Because since the MSM and Hollywood gave SEAL’s Demi-God status (thanks Dick Marcinko), dopey high school kids who haven’t even hit the yellow-footprints yet, believe they are more special that someone from another branch who has actually earned their Beret, Pin, etc.

That new show you guys are watching with Chris Pratt, isn’t he a former SEAL? After all the ass that SEAL’s have shown recently, couldn’t they have picked a different background? Nope, it may have even been discussed, but America loves to openly swallow the seed of anything NSW, how can you blame these kids for thinking they are too good to be swabbing a deck?

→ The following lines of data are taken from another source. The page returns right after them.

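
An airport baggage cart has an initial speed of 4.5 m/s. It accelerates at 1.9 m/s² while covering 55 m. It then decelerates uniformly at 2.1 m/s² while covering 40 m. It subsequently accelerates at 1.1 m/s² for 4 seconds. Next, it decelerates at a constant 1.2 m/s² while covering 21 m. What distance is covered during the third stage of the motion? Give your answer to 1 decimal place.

Phase 1 (accelerating): v₀ = 4.50 m/s, a = 1.9 m/s².
v² = v₀² + 2aΔx = 4.50² + 2·1.9·55 = 229 → v = 15.1 m/s
t = (v − v₀)/a = (15.1 − 4.50)/1.9 = 5.60 s

Phase 2 (decelerating): v₀ = 15.1 m/s, a = -2.1 m/s².
v² = v₀² + 2aΔx = 15.1² + 2·-2.1·40 = 61.2 → v = 7.83 m/s
t = (v − v₀)/a = (7.83 − 15.1)/-2.1 = 3.48 s

Phase 3 (accelerating): v₀ = 7.83 m/s, a = 1.1 m/s².
v = v₀ + at = 7.83 + (1.1)(4) = 12.2 m/s
Δx = v₀t + ½at² = 7.83·4 + 0.5·1.1·4² = 40.1 m
Distance in phase 3 = 40.1 m

40.1 m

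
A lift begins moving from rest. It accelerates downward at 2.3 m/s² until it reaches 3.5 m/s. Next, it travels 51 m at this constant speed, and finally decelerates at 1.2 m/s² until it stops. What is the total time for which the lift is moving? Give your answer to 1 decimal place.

Phase 1 (accelerating): v₀ = 0 m/s, a = 2.3 m/s².
v = v₀ + at → t = (3.5 − 0) / 2.3 = 1.52 s
v² = v₀² + 2aΔx → Δx = (3.5² − 0²)/(2·2.3) = 2.66 m

Phase 2 (constant speed): v₀ = 3.50 m/s, a = 0 m/s².
Constant speed: t = d/v = 51/3.50 = 14.6 s

Phase 3 (decelerating): v₀ = 3.50 m/s, a = -1.2 m/s².
v = v₀ + at → t = (0 − 3.50) / -1.2 = 2.92 s
v² = v₀² + 2aΔx → Δx = (0² − 3.50²)/(2·-1.2) = 5.10 m
Total time = 1.52 + 14.6 + 2.92 = 19.0 s

19.0 s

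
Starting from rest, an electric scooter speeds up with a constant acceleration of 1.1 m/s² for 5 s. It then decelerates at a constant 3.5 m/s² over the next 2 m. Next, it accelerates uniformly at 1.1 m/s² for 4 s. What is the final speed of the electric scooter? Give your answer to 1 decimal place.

Phase 1 (accelerating): v₀ = 0 m/s, a = 1.1 m/s².
v = v₀ + at = 0 + (1.1)(5) = 5.50 m/s
Δx = v₀t + ½at² = 0·5 + 0.5·1.1·5² = 13.8 m

Phase 2 (decelerating): v₀ = 5.50 m/s, a = -3.5 m/s².
v² = v₀² + 2aΔx = 5.50² + 2·-3.5·2 = 16.2 → v = 4.03 m/s
t = (v − v₀)/a = (4.03 − 5.50)/-3.5 = 0.420 s

Phase 3 (accelerating): v₀ = 4.03 m/s, a = 1.1 m/s².
v = v₀ + at = 4.03 + (1.1)(4) = 8.43 m/s
Δx = v₀t + ½at² = 4.03·4 + 0.5·1.1·4² = 24.9 m
Final speed = 8.43 m/s

8.4 m/s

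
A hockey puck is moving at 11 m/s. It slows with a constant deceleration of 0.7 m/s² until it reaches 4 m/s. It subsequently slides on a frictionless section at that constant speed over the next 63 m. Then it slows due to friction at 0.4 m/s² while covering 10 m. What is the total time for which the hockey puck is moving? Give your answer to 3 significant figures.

Phase 1 (decelerating): v₀ = 11.0 m/s, a = -0.7 m/s².
v = v₀ + at → t = (4 − 11.0) / -0.7 = 10.0 s
v² = v₀² + 2aΔx → Δx = (4² − 11.0²)/(2·-0.7) = 75.0 m

Phase 2 (constant speed): v₀ = 4.00 m/s, a = 0 m/s².
Constant speed: t = d/v = 63/4.00 = 15.8 s

Phase 3 (decelerating): v₀ = 4.00 m/s, a = -0.4 m/s².
v² = v₀² + 2aΔx = 4.00² + 2·-0.4·10 = 8.00 → v = 2.83 m/s
t = (v − v₀)/a = (2.83 − 4.00)/-0.4 = 2.93 s
Total time = 10.0 + 15.8 + 2.93 = 28.7 s

28.7 s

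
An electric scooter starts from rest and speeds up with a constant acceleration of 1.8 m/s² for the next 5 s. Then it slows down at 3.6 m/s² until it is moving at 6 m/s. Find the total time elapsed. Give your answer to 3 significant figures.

5.83 s

Phase 1 (accelerating): v₀ = 0 m/s, a = 1.8 m/s².
v = v₀ + at = 0 + (1.8)(5) = 9.00 m/s
Δx = v₀t + ½at² = 0·5 + 0.5·1.8·5² = 22.5 m

Phase 2 (decelerating): v₀ = 9.00 m/s, a = -3.6 m/s².
v = v₀ + at → t = (6 − 9.00) / -3.6 = 0.833 s
v² = v₀² + 2aΔx → Δx = (6² − 9.00²)/(2·-3.6) = 6.25 m
Total time = 5.00 + 0.833 = 5.83 s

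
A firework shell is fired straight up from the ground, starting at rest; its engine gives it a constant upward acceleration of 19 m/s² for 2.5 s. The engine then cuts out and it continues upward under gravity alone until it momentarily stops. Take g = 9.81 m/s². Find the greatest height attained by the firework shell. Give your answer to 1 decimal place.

Phase 1 (powered ascent): v₀ = 0 m/s, a = 19 m/s².
v = v₀ + at = 0 + (19)(2.5) = 47.5 m/s
Δx = v₀t + ½at² = 0·2.5 + 0.5·19·2.5² = 59.4 m

Phase 2 (coasting upward): v₀ = 47.5 m/s, a = -9.81 m/s².
v = v₀ + at → t = (0 − 47.5) / -9.81 = 4.84 s
v² = v₀² + 2aΔx → Δx = (0² − 47.5²)/(2·-9.81) = 115 m
Maximum height = 59.4 + 115 = 174 m

174.4 m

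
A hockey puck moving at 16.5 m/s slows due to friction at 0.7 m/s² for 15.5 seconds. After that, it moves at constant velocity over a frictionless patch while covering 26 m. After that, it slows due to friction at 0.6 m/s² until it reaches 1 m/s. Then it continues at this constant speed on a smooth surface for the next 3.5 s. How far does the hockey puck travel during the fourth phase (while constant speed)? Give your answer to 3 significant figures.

3.50 m

Phase 1 (decelerating): v₀ = 16.5 m/s, a = -0.7 m/s².
v = v₀ + at = 16.5 + (-0.7)(15.5) = 5.65 m/s
Δx = v₀t + ½at² = 16.5·15.5 + 0.5·-0.7·15.5² = 172 m

Phase 2 (constant speed): v₀ = 5.65 m/s, a = 0 m/s².
Constant speed: t = d/v = 26/5.65 = 4.60 s

Phase 3 (decelerating): v₀ = 5.65 m/s, a = -0.6 m/s².
v = v₀ + at → t = (1 − 5.65) / -0.6 = 7.75 s
v² = v₀² + 2aΔx → Δx = (1² − 5.65²)/(2·-0.6) = 25.8 m

Phase 4 (constant speed): v₀ = 1.00 m/s, a = 0 m/s².
v = v₀ + at = 1.00 + (0)(3.5) = 1.00 m/s
Δx = v₀t + ½at² = 1.00·3.5 + 0.5·0·3.5² = 3.50 m
Distance in phase 4 = 3.50 m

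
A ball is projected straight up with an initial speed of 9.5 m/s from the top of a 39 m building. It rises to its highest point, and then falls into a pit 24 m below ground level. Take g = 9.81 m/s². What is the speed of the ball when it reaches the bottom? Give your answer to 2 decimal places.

36.42 m/s

Phase 1 (rising): v₀ = 9.50 m/s, a = -9.81 m/s².
v = v₀ + at → t = (0 − 9.50) / -9.81 = 0.968 s
v² = v₀² + 2aΔx → Δx = (0² − 9.50²)/(2·-9.81) = 4.60 m

Phase 2 (falling): v₀ = 0 m/s, a = -9.81 m/s².
Falls 67.6 m from rest: t = √(2·67.6/9.81) = 3.71 s; v = g·t = 36.4 m/s.
Final speed = 36.4 m/s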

The Terminal List was written by Jack Carr, a former SEAL. So there's that connection. Interestingly, the book (now reading) and the series does a pretty good job of NOT putting NSW in a great light, all sorts of nastiness.

I do think MSM have given them the Superman effect, which they have exploited to their detriment. My BFF is a former SEAL (now retired, we were in corps school together), and even he hates it. One of the SOIDC corpsmen from MARSOC is in my trauma class this weekend, and yesterday he and I were both trash-talking NSW, so the hate is real.

As I posted earlier, I don't know what the answer is to their recruitment and retention issues (but neither do they), but they are not going to bump their numbers by making every squid go to the fleet first; just like SF isn't going to make numbers by going 'old school' and requiring every SF candidate to be an E5.